Cellular regulation in bacteria
In spite of their seeming simplicity, prokaryotic organisms such as the bacteria Escherichia coli and Bacillus subtilis are able to exhibit nontrivial dynamical responses. We monitor this behavior using fluorescence proteins as reporters of gene expression, which are measured via time-lapse microscopy. This technique provides time-resolved information about the activity of desired DNA promoters at the single-cell level, which in combination with theoretical modeling allows us to unravel the molecular mechanism of diverse cellular processes, such as stress responses in B. subtilis, and natural and synthetic gene oscillations in E. coli. We also study the coordination between these dynamical processes within cells, and the spatiotemporal organization of large cellular populations such as bacterial biofilms.
Decision making in stem cells
Embryonic stem cells have the ability to become any cell type in a multicellular organism. This property, called pluripotency, is characterized by strong dynamical signatures that have been uncovered in recent years. According to these features, certain key proteins governing pluripotency exhibit large excursions in their activity through phase space. These excursions prime the stem cells for differentiation, in order to have them ready to quickly become a particular cell type upon receiving a given external signal as the embryo develops. We are currently working on understanding the interaction between gene regulation and signaling in these cells, and in particular on how this interaction regulates patterning in stem cell aggregates.

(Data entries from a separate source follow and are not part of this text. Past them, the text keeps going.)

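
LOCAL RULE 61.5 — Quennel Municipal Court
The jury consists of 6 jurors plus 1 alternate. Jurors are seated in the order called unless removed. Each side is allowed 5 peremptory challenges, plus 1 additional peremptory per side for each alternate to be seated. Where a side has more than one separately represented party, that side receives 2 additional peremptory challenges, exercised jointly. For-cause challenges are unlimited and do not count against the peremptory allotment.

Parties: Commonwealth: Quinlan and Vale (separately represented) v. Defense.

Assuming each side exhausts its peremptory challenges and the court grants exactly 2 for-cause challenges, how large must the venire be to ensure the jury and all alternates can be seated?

23

Seats to fill: 6 + 1 alternates = 7.
Peremptories — Commonwealth: 5 + 1×1 + 2 = 8; Defense: 5 + 1×1 = 6; total 14.
For-cause removals: 2.
Minimum venire: 7 + 14 + 2 = 23.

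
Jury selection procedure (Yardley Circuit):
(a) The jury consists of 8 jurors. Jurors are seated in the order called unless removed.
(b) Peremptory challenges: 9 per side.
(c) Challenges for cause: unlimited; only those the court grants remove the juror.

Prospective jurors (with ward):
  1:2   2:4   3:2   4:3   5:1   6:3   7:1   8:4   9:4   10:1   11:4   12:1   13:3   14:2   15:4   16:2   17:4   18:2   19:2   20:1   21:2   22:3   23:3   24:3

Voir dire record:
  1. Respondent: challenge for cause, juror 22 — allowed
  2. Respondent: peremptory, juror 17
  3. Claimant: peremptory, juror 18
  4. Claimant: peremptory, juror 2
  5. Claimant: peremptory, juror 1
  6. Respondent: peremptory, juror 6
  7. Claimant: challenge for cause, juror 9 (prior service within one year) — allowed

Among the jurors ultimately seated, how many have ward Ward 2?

Removed: #1, #2, #6, #9, #17, #18, #22.
Seated jurors 1–8: #3, #4, #5, #7, #8, #10, #11, #12.
Of those, in Ward 2: #3 → 1.

1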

Signaling in the immune response
The cells in the immune system, in particular T cells, must be ready to respond quickly to antigens in order to organize a rapid response to pathogens. When the system goes awry, the body runs the risk of responding too weakly to external insults (immunodeficiency) or, in the other extreme, to respond too much and attack its own cells (autoimmunity). In order to face these disorders, we need to understand how the immune system cells respond to their external triggers. Recent evidence has pointed out to the existence of an oscillatory response to cytokine stimulation in certain cell types. We are currently working on studying this response, determine its molecular mechanism, and use this knowledge to understand the response to therapy in autoimmune diseases such as multiple sclerosis.
Mesoscopic brain dynamics
Brain activity is naturally dynamical. EEG measures reveal a variety of rhythms (alpha, beta, gamma, etc) each of which have been associated with a distinct physiological function. One of the challenges in this field is to relate the functional measures of brain activity, routinely obtained not only by EEG but also by other techniques such as fMRI and MEG, with the underlying structure of brain connectivity. We adress this question with neural mass models that allow us to describe theoretically the activity of the full brain, and use these models to understand the dynamical correlates of neurodegenerative diseases such as Alzheimer's disease, and the neurological consequences of multiple sclerosis.
Collective oscillations in neuronal populations
Brain rhythms are generated by populations of neurons, even though the individual neurons do not necessarily fire in synchrony with these global oscillations. We are investigating how the dynamical properties of the individual neurons impact the nature of the population oscillations, and how these oscillations are affected by noise, and are used to communicate information in an effective manner across distant brain areas.